Author: Thomas Hardy
48. "Failure to recognize one's own absolute significance is equivalent to a denial of human worth; this is a basic error and the origin of all unbelief. If one is so faint-hearted that he is powerless even to believe in himself, how can he believe in anything else? The basic falsehood and evil of egoism lie not in this absolute self-consciousness and self-evaluation of the subject, but in the fact that, ascribing to himself in all justice an absolute significance, he unjustly refuses to others this same significance. Recognizing himself as a centre of life (which as a matter of fact he is), he relegates others to the circumference of his own being and leaves them only an external and relative value."
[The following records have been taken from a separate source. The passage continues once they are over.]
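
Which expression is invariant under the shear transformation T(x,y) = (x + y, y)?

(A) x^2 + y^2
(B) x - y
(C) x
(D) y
D

Under the shear T(x,y) = (x + y, y):
Substitute the transformed coordinates into each option and compare with the original:
(A) x^2 + y^2  ->  (x + y)^2 + (y)^2 = x^2 + 2xy + 2y^2   [differs from x^2 + y^2: not invariant]
(B) x - y  ->  (x + y) - (y) = x   [differs from x - y: not invariant]
(C) x  ->  (x + y) = x + y   [differs from x: not invariant]
(D) y  ->  (y) = y   [equals y: invariant]

Only option (D), y, is unchanged by the transformation.
A horizontal shear moves points parallel to the x-axis, so the y-coordinate (and any function of y alone) is unchanged.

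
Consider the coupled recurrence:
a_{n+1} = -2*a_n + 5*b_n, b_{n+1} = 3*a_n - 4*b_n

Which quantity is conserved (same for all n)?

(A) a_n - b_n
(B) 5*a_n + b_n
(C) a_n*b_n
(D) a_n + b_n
D

Replace a_n by a_{n+1} = -2*a_n + 5*b_n and b_n by b_{n+1} = 3*a_n - 4*b_n in each option and simplify:
(A) a_n - b_n  ->  (-2*a_n + 5*b_n) - (3*a_n - 4*b_n) = -5*a_n + 9*b_n   [not conserved]
(B) 5*a_n + b_n  ->  5*(-2*a_n + 5*b_n) + (3*a_n - 4*b_n) = -7*a_n + 21*b_n   [not conserved]
(C) a_n*b_n  ->  (-2*a_n + 5*b_n)*(3*a_n - 4*b_n) = -6*a_n^2 + 23*a_n*b_n - 20*b_n^2   [not conserved]
(D) a_n + b_n  ->  (-2*a_n + 5*b_n) + (3*a_n - 4*b_n) = a_n + b_n   [conserved]

Only (D) a_n + b_n returns to itself after one step, so it is the conserved quantity.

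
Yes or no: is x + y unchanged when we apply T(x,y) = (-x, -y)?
No

Substitute T(x,y) = (-x, -y) into the expression and compare with the original.

Original: x + y
After applying T: (-x) + (-y) = -x - y

This differs from the original x + y (difference: -2x - 2y), so the expression is NOT invariant.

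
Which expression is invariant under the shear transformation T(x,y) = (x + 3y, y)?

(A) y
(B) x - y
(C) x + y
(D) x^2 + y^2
A

Under the shear T(x,y) = (x + 3y, y):
Substitute the transformed coordinates into each option and compare with the original:
(A) y  ->  (y) = y   [equals y: invariant]
(B) x - y  ->  (x + 3y) - (y) = x + 2y   [differs from x - y: not invariant]
(C) x + y  ->  (x + 3y) + (y) = x + 4y   [differs from x + y: not invariant]
(D) x^2 + y^2  ->  (x + 3y)^2 + (y)^2 = x^2 + 6xy + 10y^2   [differs from x^2 + y^2: not invariant]

Only option (A), y, is unchanged by the transformation.
A horizontal shear moves points parallel to the x-axis, so the y-coordinate (and any function of y alone) is unchanged.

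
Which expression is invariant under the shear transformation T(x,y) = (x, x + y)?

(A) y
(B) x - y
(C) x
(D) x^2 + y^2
C

Under the shear T(x,y) = (x, x + y):
Substitute the transformed coordinates into each option and compare with the original:
(A) y  ->  (x + y) = x + y   [differs from y: not invariant]
(B) x - y  ->  (x) - (x + y) = -y   [differs from x - y: not invariant]
(C) x  ->  (x) = x   [equals x: invariant]
(D) x^2 + y^2  ->  (x)^2 + (x + y)^2 = 2x^2 + 2xy + y^2   [differs from x^2 + y^2: not invariant]

Only option (C), x, is unchanged by the transformation.
A vertical shear moves points parallel to the y-axis, so the x-coordinate (and any function of x alone) is unchanged.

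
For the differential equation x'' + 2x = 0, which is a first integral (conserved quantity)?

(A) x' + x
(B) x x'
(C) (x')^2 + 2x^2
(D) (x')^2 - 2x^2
C

A first integral I satisfies dI/dt = 0 along every solution. Differentiate each option and use the equation of motion:
(A) d/dt[x' + x] = x'' + x' = -2x + x', not identically 0
(B) d/dt[x x'] = (x')^2 + x x'' = (x')^2 - 2x^2, not identically 0
(C) d/dt[(x')^2 + 2x^2] = 2x'x'' + 4x x' = 2x'(-2x) + 4x x' = 0
(D) d/dt[(x')^2 - 2x^2] = 2x'x'' - 4x x' = -8x x', not identically 0

Only (C) has zero time-derivative. So the energy-like quantity (x')^2 + 2x^2 is the first integral.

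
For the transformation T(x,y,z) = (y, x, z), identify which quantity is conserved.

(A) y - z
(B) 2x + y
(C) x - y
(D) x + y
D

Apply T(x,y,z) = (y, x, z) to each option, i.e. replace (x, y, z) by the transformed coordinates.
Substitute the transformed coordinates into each option and compare with the original:
(A) y - z  ->  (x) - (z) = x - z   [differs from y - z: not invariant]
(B) 2x + y  ->  2(y) + (x) = x + 2y   [differs from 2x + y: not invariant]
(C) x - y  ->  (y) - (x) = -x + y   [differs from x - y: not invariant]
(D) x + y  ->  (y) + (x) = x + y   [equals x + y: invariant]

Only option (D), x + y, is unchanged by the transformation.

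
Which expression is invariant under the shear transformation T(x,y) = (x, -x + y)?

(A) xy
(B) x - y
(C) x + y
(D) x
D

Under the shear T(x,y) = (x, -x + y):
Substitute the transformed coordinates into each option and compare with the original:
(A) xy  ->  (x)(-x + y) = -x^2 + xy   [differs from xy: not invariant]
(B) x - y  ->  (x) - (-x + y) = 2x - y   [differs from x - y: not invariant]
(C) x + y  ->  (x) + (-x + y) = y   [differs from x + y: not invariant]
(D) x  ->  (x) = x   [equals x: invariant]

Only option (D), x, is unchanged by the transformation.
A vertical shear moves points parallel to the y-axis, so the x-coordinate (and any function of x alone) is unchanged.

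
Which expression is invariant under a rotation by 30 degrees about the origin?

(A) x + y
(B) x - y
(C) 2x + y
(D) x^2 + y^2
D

A rotation by 30 degrees sends (x, y) to (sqrt(3)x/2 - y/2, x/2 + sqrt(3)y/2).
Substitute the transformed coordinates into each option and compare with the original:
(A) x + y  ->  (sqrt(3)x/2 - y/2) + (x/2 + sqrt(3)y/2) = x/2 + sqrt(3)x/2 - y/2 + sqrt(3)y/2   [differs from x + y: not invariant]
(B) x - y  ->  (sqrt(3)x/2 - y/2) - (x/2 + sqrt(3)y/2) = -x/2 + sqrt(3)x/2 - sqrt(3)y/2 - y/2   [differs from x - y: not invariant]
(C) 2x + y  ->  2(sqrt(3)x/2 - y/2) + (x/2 + sqrt(3)y/2) = x/2 + sqrt(3)x - y + sqrt(3)y/2   [differs from 2x + y: not invariant]
(D) x^2 + y^2  ->  (sqrt(3)x/2 - y/2)^2 + (x/2 + sqrt(3)y/2)^2 = x^2 + y^2   [equals x^2 + y^2: invariant]

Only option (D), x^2 + y^2, is unchanged by the transformation.
Geometrically, x^2 + y^2 is the squared distance from the origin, which every rotation about the origin preserves.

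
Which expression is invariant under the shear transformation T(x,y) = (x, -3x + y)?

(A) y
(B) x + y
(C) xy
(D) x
D

Under the shear T(x,y) = (x, -3x + y):
Substitute the transformed coordinates into each option and compare with the original:
(A) y  ->  (-3x + y) = -3x + y   [differs from y: not invariant]
(B) x + y  ->  (x) + (-3x + y) = -2x + y   [differs from x + y: not invariant]
(C) xy  ->  (x)(-3x + y) = -3x^2 + xy   [differs from xy: not invariant]
(D) x  ->  (x) = x   [equals x: invariant]

Only option (D), x, is unchanged by the transformation.
A vertical shear moves points parallel to the y-axis, so the x-coordinate (and any function of x alone) is unchanged.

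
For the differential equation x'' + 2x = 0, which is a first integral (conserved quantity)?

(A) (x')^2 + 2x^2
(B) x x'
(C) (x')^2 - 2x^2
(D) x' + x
A

A first integral I satisfies dI/dt = 0 along every solution. Differentiate each option and use the equation of motion:
(A) d/dt[(x')^2 + 2x^2] = 2x'x'' + 4x x' = 2x'(-2x) + 4x x' = 0
(B) d/dt[x x'] = (x')^2 + x x'' = (x')^2 - 2x^2, not identically 0
(C) d/dt[(x')^2 - 2x^2] = 2x'x'' - 4x x' = -8x x', not identically 0
(D) d/dt[x' + x] = x'' + x' = -2x + x', not identically 0

Only (A) has zero time-derivative. So the energy-like quantity (x')^2 + 2x^2 is the first integral.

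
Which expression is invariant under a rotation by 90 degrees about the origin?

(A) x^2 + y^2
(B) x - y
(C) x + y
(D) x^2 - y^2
A

A rotation by 90 degrees sends (x, y) to (-y, x).
Substitute the transformed coordinates into each option and compare with the original:
(A) x^2 + y^2  ->  (-y)^2 + (x)^2 = x^2 + y^2   [equals x^2 + y^2: invariant]
(B) x - y  ->  (-y) - (x) = -x - y   [differs from x - y: not invariant]
(C) x + y  ->  (-y) + (x) = x - y   [differs from x + y: not invariant]
(D) x^2 - y^2  ->  (-y)^2 - (x)^2 = -x^2 + y^2   [differs from x^2 - y^2: not invariant]

Only option (A), x^2 + y^2, is unchanged by the transformation.
Geometrically, x^2 + y^2 is the squared distance from the origin, which every rotation about the origin preserves.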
Author: Vladimir S. Soloviev
49. "Good human work honors God's work. Good work uses no thing without respect, both for what it is in itself and for its origin. It uses neither tool nor material that it does not respect and that it does not love. It honors nature as a great mystery and power, as an indispensable teacher, and as the inescapable judge of all work of human hands. It does not dissociate life and work, or pleasure and work, or love and work, or usefulness and beauty. To work without pleasure or affection, to make a product that is not both useful and beautiful, is to dishonor God, nature, the thing that is made, and whomever it is made for. This is blasphemy: to make shoddy work of the work of God. But such blasphemy is not possible when the entire Creation is understood as holy and when the works of God are understood as embodying and thus revealing His spirit. (pg. 312, Christianity and the Survival of Creation)"
Author: Wendell Berry
50. "The attempt made in recent decades by secularist thinkers to disengage the moral principles of western civilization from their scripturally based religious context, in the assurance that they could live a life of their own as "humanistic" ethics, has resulted in our "cut flower culture." Cut flowers retain their original beauty and fragrance, but only so long as they retain the vitality that they have drawn from their now-severed roots; after that is exhausted, they wither and die. So with freedom, brotherhood, justice, and personal dignity — the values that form the moral foundation of our civilization. Without the life-giving power of the faith out of which they have sprung, they possess neither meaning nor vitality."